One I nicked of Dave when the AOL mothership took him to parts strange and alien. I loved this, bleak and depressing though it was. By the end of the first section of the book, I was ready to quit my job, and go off and do something worthwhile to improve people’s live in some godforsaken part of the world.

By the end of it, I just couldn’t imagine being able to go through the kind of stuff that the book’s three authors did. There’s still the nagging sebnse that I ought to try anyway, but my sense of enthusiasm for it is completely gone. It’s a stinging crtique of US foreign policy in the final years of (and post) Clinton’s presidency – an account of a moment where it looked like the world’s only superpower was going to step up to it’s responsibilities, only to turn tail and run from an armed streetgang that got lucky. It’s an indictment of UN beauacracy and incompetence.

It’s well worth the time it takes to read it.

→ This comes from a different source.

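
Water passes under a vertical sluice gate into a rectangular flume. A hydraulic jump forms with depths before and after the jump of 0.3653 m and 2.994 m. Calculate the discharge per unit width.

For a rectangular channel the momentum equation gives q² = ½·g·y₁·y₂·(y₁ + y₂) = ½×9.81×0.3653×2.994×3.359 = 18.02.
q = √18.02 = 4.245 m²/s.

q = 4.245 m²/s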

This week’s music: Some Loud Thunder by Clap Your Hands Say Yeah

I seem to be doing a one-week-hit, one-week-miss with these reviews. I quite liked this one, but I don’t seem myself listening to it a lot. Lots of bits of tracks I liked quite a lot, but as whole it didn’t really make that much impact on me. Dunno. Maybe it’ll grow on me, it kind of has that “maybe I haven’t approached it in the right frame of mind” feeling to it. Doesn’t help that I find the singer’s voice a bit annoying, though.